Date: November 6, 2008
Source: http://sports.163.com/special/00051DT9/badwords.txt - banword.txt – This is a list that I found on TOM Online’s Skype servers. This is is not the list used in Tom-Skype (the actual Skype client), but appears to be part of another product, possibly “web chat” software of some kind.
Date: September 17, 2008
Source: http://tcc.skype.tom.com/ - keyword.txt – This is a keyword list from a blog provider in China.
Date: March 18, 2005
Source: Blog Provider in China - condopper.txt – This is the list of keywords found to be censored at the “gateway” level by the Concept Doppler project.
Date: June 18, 2008
Source: http://www.cs.unm.edu/~crandall/cd/GETRequestBlocked18June.html - qqdll.txt – This is the list of keywords found in QQ (Program Files\Tencent\QQGame\COMToolKit.dll) a popular Chinese instant messaging program.
Date: July 31, 2004
Source: http://bbs.omnitalk.org/arts/messages/3824.html
Thanks Nart, this is helpful!
You know what would be even more helpful? Could you note the date on which you received/discovered each of those lists?

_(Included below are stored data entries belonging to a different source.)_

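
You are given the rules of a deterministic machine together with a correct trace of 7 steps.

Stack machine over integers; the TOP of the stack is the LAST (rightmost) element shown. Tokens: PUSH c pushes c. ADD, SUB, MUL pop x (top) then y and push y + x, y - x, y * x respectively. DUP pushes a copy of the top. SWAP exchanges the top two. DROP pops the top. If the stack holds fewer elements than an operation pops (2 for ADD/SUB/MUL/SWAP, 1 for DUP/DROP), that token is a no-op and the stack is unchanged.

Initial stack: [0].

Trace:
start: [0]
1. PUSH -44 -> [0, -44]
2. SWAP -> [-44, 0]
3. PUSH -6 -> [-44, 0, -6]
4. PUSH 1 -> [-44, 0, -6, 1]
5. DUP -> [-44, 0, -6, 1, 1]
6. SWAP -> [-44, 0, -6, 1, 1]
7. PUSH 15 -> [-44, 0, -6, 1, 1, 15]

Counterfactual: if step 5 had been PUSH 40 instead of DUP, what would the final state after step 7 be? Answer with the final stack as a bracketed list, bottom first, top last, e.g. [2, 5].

(re-executing from step 5 with the substitution; state before step 5: [-44, 0, -6, 1])
5. PUSH 40 -> [-44, 0, -6, 1, 40]
6. SWAP -> [-44, 0, -6, 40, 1]
7. PUSH 15 -> [-44, 0, -6, 40, 1, 15]

[-44, 0, -6, 40, 1, 15]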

My understanding from people in the industry is that these lists change and evolve from week to week..
Thanks :)
Posted by Rebecca MacKinnon on November 25th, 2008.
Thanks RMac, I’ll add the dates.
Posted by nart on November 26th, 2008.
Don’t know if you saw it, but here’s another for the list: http://www.circleid.com/posts/thailands_blacklist_of_newly_banned_websites_leaked/
Posted by Kevin Donovan on December 22nd, 2008.